Crystal Johnson, director of sales for the Mississippi Gulf Coast Regional Convention & Visitors Bureau, reports that conventions have remained “pretty even” compared to last year. “This is based off conventions that have booked with the CVB or that we’ve provided convention services to during their conventions,” she said. “Summer looks good and is still our busiest time with people utilizing this time for a combined family vacation.”

The Coast is seeing groups with short-term bookings, and Johnson hopes this practice will change as the economy improves.

Looking ahead at marketing efforts, she said, “The sales department will be more focused on sales trips with one-on-one appointments. We are seeing a trend of tradeshows going to appointment-based programs where destinations and meeting planners can be matched prior to attending. This allows more qualified leads and relationship building.”

In Jackson, the number of conventions increased in the past months compared to last year and the trend is expected to continue through the end of the summer.

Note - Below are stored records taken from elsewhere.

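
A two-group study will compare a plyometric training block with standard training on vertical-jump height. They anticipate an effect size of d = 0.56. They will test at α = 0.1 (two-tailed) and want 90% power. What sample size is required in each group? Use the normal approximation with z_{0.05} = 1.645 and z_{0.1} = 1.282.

n = 55 per group

For two independent groups with equal n: n = 2·((z_{α/2} + z_β) / d)².
z_{α/2} + z_β = 1.645 + 1.282 = 2.927.
n = 2 × (2.927 / 0.56)² = 2 × 5.227² = 2 × 27.32 = 54.6.
Round up to the next whole participant.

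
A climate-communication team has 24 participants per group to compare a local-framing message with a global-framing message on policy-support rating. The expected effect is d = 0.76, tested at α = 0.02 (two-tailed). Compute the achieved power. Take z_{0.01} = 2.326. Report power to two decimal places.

power ≈ 0.62

For two equal groups, power = Φ(d·√(n/2) − z_{α/2}).
d·√(n/2) = 0.76 × √(24/2) = 0.76 × 3.464 = 2.633.
z_β = 2.633 − 2.326 = 0.307.
Power = Φ(0.307) = 0.620.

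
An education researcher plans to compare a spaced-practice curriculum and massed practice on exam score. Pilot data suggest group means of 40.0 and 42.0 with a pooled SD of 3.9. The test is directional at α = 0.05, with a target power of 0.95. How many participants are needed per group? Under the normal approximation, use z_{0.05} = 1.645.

Cohen's d = |M₁ − M₂| / SD_pooled = |40.0 − 42.0| / 3.9 = 2.0 / 3.9 = 0.513.
For two independent groups with equal n: n = 2·((z_{α} + z_β) / d)².
z_{α} + z_β = 1.645 + 1.645 = 3.290.
n = 2 × (3.290 / 0.513)² = 2 × 6.413² = 2 × 41.13 = 82.3.
Round up to the next whole participant.

n = 83 per group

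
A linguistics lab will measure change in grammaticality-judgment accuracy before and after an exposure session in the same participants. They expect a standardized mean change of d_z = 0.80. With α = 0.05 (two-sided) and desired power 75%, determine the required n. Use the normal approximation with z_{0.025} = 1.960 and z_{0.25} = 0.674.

For a paired (one-sample on differences) test: n = ((z_{α/2} + z_β) / d)².
z_{α/2} + z_β = 1.960 + 0.674 = 2.634.
n = (2.634 / 0.80)² = 3.292² = 10.84.
Round up.

n = 11 pairs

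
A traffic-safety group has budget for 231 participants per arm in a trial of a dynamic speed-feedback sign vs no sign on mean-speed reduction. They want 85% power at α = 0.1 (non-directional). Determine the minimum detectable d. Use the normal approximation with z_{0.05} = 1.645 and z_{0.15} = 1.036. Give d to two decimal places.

For two independent groups of n = 231 each: d_min = (z_{α/2} + z_β)·√(2/n).
z-sum = 1.645 + 1.036 = 2.681.
d_min = 2.681 × √(2/231) = 2.681 × 0.0930 = 0.249.

d_min ≈ 0.25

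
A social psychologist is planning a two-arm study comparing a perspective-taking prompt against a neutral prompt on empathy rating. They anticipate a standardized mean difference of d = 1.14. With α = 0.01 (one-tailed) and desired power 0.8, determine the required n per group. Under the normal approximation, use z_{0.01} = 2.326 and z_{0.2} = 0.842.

n = 16 per group

For two independent groups with equal n: n = 2·((z_{α} + z_β) / d)².
z_{α} + z_β = 2.326 + 0.842 = 3.168.
n = 2 × (3.168 / 1.14)² = 2 × 2.779² = 2 × 7.72 = 15.4.
Round up to the next whole participant.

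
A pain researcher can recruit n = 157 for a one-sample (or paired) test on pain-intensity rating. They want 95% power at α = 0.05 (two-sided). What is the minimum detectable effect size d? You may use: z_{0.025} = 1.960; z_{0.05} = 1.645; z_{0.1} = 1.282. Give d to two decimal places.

d_min ≈ 0.29

For a single sample (or paired design) of n = 157: d_min = (z_{α/2} + z_β)/√n.
z-sum = 1.960 + 1.645 = 3.605.
d_min = 3.605 / √157 = 3.605 / 12.530 = 0.288.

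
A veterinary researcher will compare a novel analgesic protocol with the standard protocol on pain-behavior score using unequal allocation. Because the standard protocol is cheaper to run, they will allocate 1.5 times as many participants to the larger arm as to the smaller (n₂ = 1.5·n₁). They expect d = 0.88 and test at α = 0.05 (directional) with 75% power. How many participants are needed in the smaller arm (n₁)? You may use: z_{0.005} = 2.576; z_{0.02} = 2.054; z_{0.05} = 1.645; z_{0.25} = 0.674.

n₁ = 12

With allocation ratio k = n₂/n₁ = 1.5, Var(x̄₁−x̄₂) = σ²(1/n₁ + 1/(k·n₁)) = σ²·(k+1)/(k·n₁).
So n₁ = (1 + 1/k)·((z_{α} + z_β)/d)² = 1.667 × (2.319/0.88)².
n₁ = 1.667 × 6.94 = 11.6.
Round up: n₁ = 12, giving n₂ = 1.5 × 12 = 18.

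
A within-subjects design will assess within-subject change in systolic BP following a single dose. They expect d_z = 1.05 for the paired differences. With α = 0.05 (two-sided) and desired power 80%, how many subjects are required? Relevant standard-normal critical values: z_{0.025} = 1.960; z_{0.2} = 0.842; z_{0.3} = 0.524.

n = 8 pairs

For a paired (one-sample on differences) test: n = ((z_{α/2} + z_β) / d)².
z_{α/2} + z_β = 1.960 + 0.842 = 2.802.
n = (2.802 / 1.05)² = 2.669² = 7.12.
Round up.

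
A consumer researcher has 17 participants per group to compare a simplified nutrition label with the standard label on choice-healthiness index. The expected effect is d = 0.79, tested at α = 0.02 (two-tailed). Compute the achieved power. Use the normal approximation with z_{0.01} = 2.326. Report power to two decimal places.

power ≈ 0.49

For two equal groups, power = Φ(d·√(n/2) − z_{α/2}).
d·√(n/2) = 0.79 × √(17/2) = 0.79 × 2.915 = 2.303.
z_β = 2.303 − 2.326 = -0.023.
Power = Φ(-0.023) = 0.491.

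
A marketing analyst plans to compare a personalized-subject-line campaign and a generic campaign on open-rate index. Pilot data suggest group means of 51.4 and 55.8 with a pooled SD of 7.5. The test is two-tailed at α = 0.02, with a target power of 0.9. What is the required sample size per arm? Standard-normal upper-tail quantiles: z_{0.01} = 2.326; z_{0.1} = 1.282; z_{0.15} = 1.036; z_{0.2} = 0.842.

Cohen's d = |M₁ − M₂| / SD_pooled = |51.4 − 55.8| / 7.5 = 4.4 / 7.5 = 0.587.
For two independent groups with equal n: n = 2·((z_{α/2} + z_β) / d)².
z_{α/2} + z_β = 2.326 + 1.282 = 3.608.
n = 2 × (3.608 / 0.587)² = 2 × 6.147² = 2 × 37.78 = 75.6.
Round up to the next whole participant.

n = 76 per group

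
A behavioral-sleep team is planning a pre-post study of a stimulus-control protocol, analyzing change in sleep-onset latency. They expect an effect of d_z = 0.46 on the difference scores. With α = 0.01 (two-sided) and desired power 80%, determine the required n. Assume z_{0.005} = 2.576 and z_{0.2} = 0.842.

n = 56 pairs

For a paired (one-sample on differences) test: n = ((z_{α/2} + z_β) / d)².
z_{α/2} + z_β = 2.576 + 0.842 = 3.418.
n = (3.418 / 0.46)² = 7.430² = 55.21.
Round up.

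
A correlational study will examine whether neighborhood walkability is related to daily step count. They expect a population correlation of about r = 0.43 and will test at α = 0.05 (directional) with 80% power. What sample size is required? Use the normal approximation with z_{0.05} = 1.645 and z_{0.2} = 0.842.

Fisher's z: C = ½·ln((1+r)/(1−r)) = ½·ln(2.5088) = 0.4599.
n = ((z_{α} + z_β)/C)² + 3.
(1.645 + 0.842) / 0.4599 = 2.487 / 0.4599 = 5.408.
n = 5.408² + 3 = 29.24 + 3 = 32.2.
Round up.

n = 33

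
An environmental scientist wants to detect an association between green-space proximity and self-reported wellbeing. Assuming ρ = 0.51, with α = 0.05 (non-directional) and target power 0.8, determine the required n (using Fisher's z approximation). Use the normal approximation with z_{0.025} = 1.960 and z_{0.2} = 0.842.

Fisher's z: C = ½·ln((1+r)/(1−r)) = ½·ln(3.0816) = 0.5627.
n = ((z_{α/2} + z_β)/C)² + 3.
(1.960 + 0.842) / 0.5627 = 2.802 / 0.5627 = 4.980.
n = 4.980² + 3 = 24.80 + 3 = 27.8.
Round up.

n = 28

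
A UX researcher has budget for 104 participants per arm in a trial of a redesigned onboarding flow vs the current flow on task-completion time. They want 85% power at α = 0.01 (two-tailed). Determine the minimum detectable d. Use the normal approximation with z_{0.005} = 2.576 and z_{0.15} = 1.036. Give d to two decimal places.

d_min ≈ 0.50

For two independent groups of n = 104 each: d_min = (z_{α/2} + z_β)·√(2/n).
z-sum = 2.576 + 1.036 = 3.612.
d_min = 3.612 × √(2/104) = 3.612 × 0.1387 = 0.501.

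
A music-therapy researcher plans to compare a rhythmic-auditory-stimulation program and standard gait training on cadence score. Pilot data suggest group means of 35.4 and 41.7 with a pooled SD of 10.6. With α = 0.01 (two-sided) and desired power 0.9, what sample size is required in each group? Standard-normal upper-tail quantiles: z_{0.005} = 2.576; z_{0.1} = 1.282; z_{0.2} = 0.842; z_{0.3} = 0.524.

n = 85 per group

Cohen's d = |M₁ − M₂| / SD_pooled = |35.4 − 41.7| / 10.6 = 6.3 / 10.6 = 0.594.
For two independent groups with equal n: n = 2·((z_{α/2} + z_β) / d)².
z_{α/2} + z_β = 2.576 + 1.282 = 3.858.
n = 2 × (3.858 / 0.594)² = 2 × 6.495² = 2 × 42.18 = 84.4.
Round up to the next whole participant.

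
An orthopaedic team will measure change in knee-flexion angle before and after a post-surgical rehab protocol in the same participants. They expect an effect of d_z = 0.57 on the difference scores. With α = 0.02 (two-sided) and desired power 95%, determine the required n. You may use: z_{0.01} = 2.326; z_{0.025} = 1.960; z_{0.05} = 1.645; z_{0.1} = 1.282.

For a paired (one-sample on differences) test: n = ((z_{α/2} + z_β) / d)².
z_{α/2} + z_β = 2.326 + 1.645 = 3.971.
n = (3.971 / 0.57)² = 6.967² = 48.53.
Round up.

n = 49 pairs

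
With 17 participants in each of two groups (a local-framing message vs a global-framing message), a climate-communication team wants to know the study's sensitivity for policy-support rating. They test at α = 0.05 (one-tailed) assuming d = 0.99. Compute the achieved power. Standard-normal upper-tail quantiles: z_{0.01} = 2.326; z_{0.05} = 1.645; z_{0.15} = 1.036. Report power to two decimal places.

power ≈ 0.89

For two equal groups, power = Φ(d·√(n/2) − z_{α}).
d·√(n/2) = 0.99 × √(17/2) = 0.99 × 2.915 = 2.886.
z_β = 2.886 − 1.645 = 1.241.
Power = Φ(1.241) = 0.893.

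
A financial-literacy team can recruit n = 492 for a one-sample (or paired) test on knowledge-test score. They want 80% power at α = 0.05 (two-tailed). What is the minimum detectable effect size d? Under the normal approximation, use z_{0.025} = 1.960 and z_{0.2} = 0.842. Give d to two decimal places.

d_min ≈ 0.13

For a single sample (or paired design) of n = 492: d_min = (z_{α/2} + z_β)/√n.
z-sum = 1.960 + 0.842 = 2.802.
d_min = 2.802 / √492 = 2.802 / 22.181 = 0.126.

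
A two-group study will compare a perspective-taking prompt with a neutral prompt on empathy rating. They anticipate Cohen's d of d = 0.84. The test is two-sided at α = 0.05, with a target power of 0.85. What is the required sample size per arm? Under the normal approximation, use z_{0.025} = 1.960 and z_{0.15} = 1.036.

n = 26 per group

For two independent groups with equal n: n = 2·((z_{α/2} + z_β) / d)².
z_{α/2} + z_β = 1.960 + 1.036 = 2.996.
n = 2 × (2.996 / 0.84)² = 2 × 3.567² = 2 × 12.72 = 25.4.
Round up to the next whole participant.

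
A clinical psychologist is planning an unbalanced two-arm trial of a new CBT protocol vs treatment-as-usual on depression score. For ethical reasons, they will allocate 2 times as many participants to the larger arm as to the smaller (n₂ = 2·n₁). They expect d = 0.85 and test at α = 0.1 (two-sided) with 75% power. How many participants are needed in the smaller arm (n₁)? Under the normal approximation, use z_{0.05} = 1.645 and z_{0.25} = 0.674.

n₁ = 12

With allocation ratio k = n₂/n₁ = 2, Var(x̄₁−x̄₂) = σ²(1/n₁ + 1/(k·n₁)) = σ²·(k+1)/(k·n₁).
So n₁ = (1 + 1/k)·((z_{α/2} + z_β)/d)² = 1.500 × (2.319/0.85)².
n₁ = 1.500 × 7.44 = 11.2.
Round up: n₁ = 12, giving n₂ = 2 × 12 = 24.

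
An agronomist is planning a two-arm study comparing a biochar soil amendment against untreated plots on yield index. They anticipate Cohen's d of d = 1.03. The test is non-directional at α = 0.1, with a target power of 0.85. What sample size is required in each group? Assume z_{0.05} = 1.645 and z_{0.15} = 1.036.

n = 14 per group

For two independent groups with equal n: n = 2·((z_{α/2} + z_β) / d)².
z_{α/2} + z_β = 1.645 + 1.036 = 2.681.
n = 2 × (2.681 / 1.03)² = 2 × 2.603² = 2 × 6.78 = 13.6.
Round up to the next whole participant.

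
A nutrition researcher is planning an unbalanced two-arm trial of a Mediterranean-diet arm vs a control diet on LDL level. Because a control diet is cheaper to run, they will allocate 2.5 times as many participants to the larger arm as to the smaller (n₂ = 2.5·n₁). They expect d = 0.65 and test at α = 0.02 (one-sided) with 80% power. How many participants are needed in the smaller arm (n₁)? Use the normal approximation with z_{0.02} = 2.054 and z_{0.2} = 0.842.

With allocation ratio k = n₂/n₁ = 2.5, Var(x̄₁−x̄₂) = σ²(1/n₁ + 1/(k·n₁)) = σ²·(k+1)/(k·n₁).
So n₁ = (1 + 1/k)·((z_{α} + z_β)/d)² = 1.400 × (2.896/0.65)².
n₁ = 1.400 × 19.85 = 27.8.
Round up: n₁ = 28, giving n₂ = 2.5 × 28 = 70.

n₁ = 28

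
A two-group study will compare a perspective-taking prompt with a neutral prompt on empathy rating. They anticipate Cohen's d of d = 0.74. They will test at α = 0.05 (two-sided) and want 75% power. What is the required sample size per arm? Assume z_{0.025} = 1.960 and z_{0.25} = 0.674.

For two independent groups with equal n: n = 2·((z_{α/2} + z_β) / d)².
z_{α/2} + z_β = 1.960 + 0.674 = 2.634.
n = 2 × (2.634 / 0.74)² = 2 × 3.559² = 2 × 12.67 = 25.3.
Round up to the next whole participant.

n = 26 per group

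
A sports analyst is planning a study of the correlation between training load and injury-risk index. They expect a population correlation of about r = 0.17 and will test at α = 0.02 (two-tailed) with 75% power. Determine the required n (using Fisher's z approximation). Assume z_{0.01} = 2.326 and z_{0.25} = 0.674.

n = 309

Fisher's z: C = ½·ln((1+r)/(1−r)) = ½·ln(1.4096) = 0.1717.
n = ((z_{α/2} + z_β)/C)² + 3.
(2.326 + 0.674) / 0.1717 = 3.000 / 0.1717 = 17.472.
n = 17.472² + 3 = 305.28 + 3 = 308.3.
Round up.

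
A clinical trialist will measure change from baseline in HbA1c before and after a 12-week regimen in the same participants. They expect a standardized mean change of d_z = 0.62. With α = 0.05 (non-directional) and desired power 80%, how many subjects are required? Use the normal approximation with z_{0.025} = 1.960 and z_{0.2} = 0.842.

n = 21 pairs

For a paired (one-sample on differences) test: n = ((z_{α/2} + z_β) / d)².
z_{α/2} + z_β = 1.960 + 0.842 = 2.802.
n = (2.802 / 0.62)² = 4.519² = 20.42.
Round up.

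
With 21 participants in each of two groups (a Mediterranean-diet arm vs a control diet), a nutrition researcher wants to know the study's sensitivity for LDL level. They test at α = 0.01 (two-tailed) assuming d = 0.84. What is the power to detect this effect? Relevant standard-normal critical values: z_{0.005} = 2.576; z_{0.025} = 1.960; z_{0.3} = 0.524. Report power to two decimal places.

For two equal groups, power = Φ(d·√(n/2) − z_{α/2}).
d·√(n/2) = 0.84 × √(21/2) = 0.84 × 3.240 = 2.722.
z_β = 2.722 − 2.576 = 0.146.
Power = Φ(0.146) = 0.558.

power ≈ 0.56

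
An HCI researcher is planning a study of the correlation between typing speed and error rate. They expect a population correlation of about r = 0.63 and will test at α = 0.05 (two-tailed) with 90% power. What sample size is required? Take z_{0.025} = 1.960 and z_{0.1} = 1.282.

n = 23

Fisher's z: C = ½·ln((1+r)/(1−r)) = ½·ln(4.4054) = 0.7414.
n = ((z_{α/2} + z_β)/C)² + 3.
(1.960 + 1.282) / 0.7414 = 3.242 / 0.7414 = 4.373.
n = 4.373² + 3 = 19.12 + 3 = 22.1.
Round up.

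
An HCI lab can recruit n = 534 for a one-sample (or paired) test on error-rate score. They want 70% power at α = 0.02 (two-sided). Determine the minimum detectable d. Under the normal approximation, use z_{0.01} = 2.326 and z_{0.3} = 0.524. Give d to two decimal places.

d_min ≈ 0.12

For a single sample (or paired design) of n = 534: d_min = (z_{α/2} + z_β)/√n.
z-sum = 2.326 + 0.524 = 2.850.
d_min = 2.850 / √534 = 2.850 / 23.108 = 0.123.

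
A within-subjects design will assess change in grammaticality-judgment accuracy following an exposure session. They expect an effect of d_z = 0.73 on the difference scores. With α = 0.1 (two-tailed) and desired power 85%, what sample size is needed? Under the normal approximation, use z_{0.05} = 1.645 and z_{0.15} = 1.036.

For a paired (one-sample on differences) test: n = ((z_{α/2} + z_β) / d)².
z_{α/2} + z_β = 1.645 + 1.036 = 2.681.
n = (2.681 / 0.73)² = 3.673² = 13.49.
Round up.

n = 14 pairs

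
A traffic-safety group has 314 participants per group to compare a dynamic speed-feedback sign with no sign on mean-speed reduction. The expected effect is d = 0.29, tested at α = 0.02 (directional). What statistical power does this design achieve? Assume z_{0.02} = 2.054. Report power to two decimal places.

For two equal groups, power = Φ(d·√(n/2) − z_{α}).
d·√(n/2) = 0.29 × √(314/2) = 0.29 × 12.530 = 3.634.
z_β = 3.634 − 2.054 = 1.580.
Power = Φ(1.580) = 0.943.

power ≈ 0.94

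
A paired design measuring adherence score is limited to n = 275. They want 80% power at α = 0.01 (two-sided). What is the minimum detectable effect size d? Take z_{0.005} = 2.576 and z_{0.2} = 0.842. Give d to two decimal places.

d_min ≈ 0.21

For a single sample (or paired design) of n = 275: d_min = (z_{α/2} + z_β)/√n.
z-sum = 2.576 + 0.842 = 3.418.
d_min = 3.418 / √275 = 3.418 / 16.583 = 0.206.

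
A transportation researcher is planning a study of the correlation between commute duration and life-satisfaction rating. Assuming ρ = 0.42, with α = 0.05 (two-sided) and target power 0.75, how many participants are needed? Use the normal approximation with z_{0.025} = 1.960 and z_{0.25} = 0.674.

Fisher's z: C = ½·ln((1+r)/(1−r)) = ½·ln(2.4483) = 0.4477.
n = ((z_{α/2} + z_β)/C)² + 3.
(1.960 + 0.674) / 0.4477 = 2.634 / 0.4477 = 5.883.
n = 5.883² + 3 = 34.61 + 3 = 37.6.
Round up.

n = 38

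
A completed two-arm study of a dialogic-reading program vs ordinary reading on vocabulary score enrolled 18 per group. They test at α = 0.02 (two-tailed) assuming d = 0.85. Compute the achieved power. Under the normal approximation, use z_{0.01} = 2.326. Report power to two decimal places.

power ≈ 0.59

For two equal groups, power = Φ(d·√(n/2) − z_{α/2}).
d·√(n/2) = 0.85 × √(18/2) = 0.85 × 3.000 = 2.550.
z_β = 2.550 − 2.326 = 0.224.
Power = Φ(0.224) = 0.589.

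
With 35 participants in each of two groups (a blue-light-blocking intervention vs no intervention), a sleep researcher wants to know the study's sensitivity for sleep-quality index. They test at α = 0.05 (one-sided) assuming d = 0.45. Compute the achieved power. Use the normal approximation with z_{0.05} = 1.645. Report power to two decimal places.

power ≈ 0.59

For two equal groups, power = Φ(d·√(n/2) − z_{α}).
d·√(n/2) = 0.45 × √(35/2) = 0.45 × 4.183 = 1.882.
z_β = 1.882 − 1.645 = 0.237.
Power = Φ(0.237) = 0.594.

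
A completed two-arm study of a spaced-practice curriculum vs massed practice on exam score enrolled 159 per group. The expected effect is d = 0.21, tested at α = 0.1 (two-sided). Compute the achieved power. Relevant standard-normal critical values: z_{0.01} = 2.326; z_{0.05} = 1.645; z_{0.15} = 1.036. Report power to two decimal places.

For two equal groups, power = Φ(d·√(n/2) − z_{α/2}).
d·√(n/2) = 0.21 × √(159/2) = 0.21 × 8.916 = 1.872.
z_β = 1.872 − 1.645 = 0.227.
Power = Φ(0.227) = 0.590.

power ≈ 0.59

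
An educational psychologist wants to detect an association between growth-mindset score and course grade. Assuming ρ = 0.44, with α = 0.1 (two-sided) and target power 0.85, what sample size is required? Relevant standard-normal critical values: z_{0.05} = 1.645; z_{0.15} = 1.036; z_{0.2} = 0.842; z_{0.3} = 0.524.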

“Jackson has seen an influx of sporting and religious events that contribute to this increase,” said Marika Cackett, director of marketing and public relations for the Jackson Convention & Visitors Bureau.

A few of the groups meeting in Jackson recently or scheduled to meet this summer include the Civil War Trust, Watchtower Bible Tract Society of New York, United Methodist Church, Civil Rights Movement Commemoration Partnership 2013, American Healthtech, Pentecostal Churches of the Apostolic Faith, the National Baptist Convention, The Color Run and Color Me Rad.